WWII put the U.S. in a new and unfamiliar role. Having previously chosen to remain relatively isolated, America was now cast as a world leader. American leaders quickly realized that a plan was required to address the Soviet Union. George F. Kennan was a brilliant U.S. diplomat and an expert on the Soviet Union. In 1946, he was stationed in Moscow, and the State Department asked him to clarify recent Soviet conduct. The world had never seen a threat like communism or a nation that behaved as the Soviet Union did, and the West was confused about how to address these issues. Kennan was one of the few western experts on the Soviet Union, and he was essentially tasked with creating a policy that would be used to deal with the Soviet threat.

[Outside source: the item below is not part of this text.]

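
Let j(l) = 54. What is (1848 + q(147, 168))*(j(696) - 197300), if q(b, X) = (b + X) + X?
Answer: -459780426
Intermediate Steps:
q(b, X) = b + 2*X (q(b, X) = (X + b) + X = b + 2*X)
(1848 + q(147, 168))*(j(696) - 197300) = (1848 + (147 + 2*168))*(54 - 197300) = (1848 + (147 + 336))*(-197246) = (1848 + 483)*(-197246) = 2331*(-197246) = -459780426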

Kennan drafted his response to the State Department in a telegram in February 1946. His reply was 8,000 words and contained significant coverage of the issue. The length and breadth of his reply earned it the nickname the "Long Telegram." He painstakingly covered the history of the USSR and how it had shaped current policies. He provided information that helped American leaders gain a greater insight into the background and mentality of Soviets like Stalin. He advised that the USSR was "ruthlessly expansionary" but also cautious. Kennan stated that if left unchecked the Soviets would expand their regime whenever and wherever possible. He also believed that the Soviet Union's cautious nature allowed the U.S. to avoid actively engaging the Soviets militarily to keep them in check. It was his belief that a policy of "firm and vigilant containment" could control the Soviet threat. Kennan's telegram helped form the basis of America's containment policy toward the Soviet Union.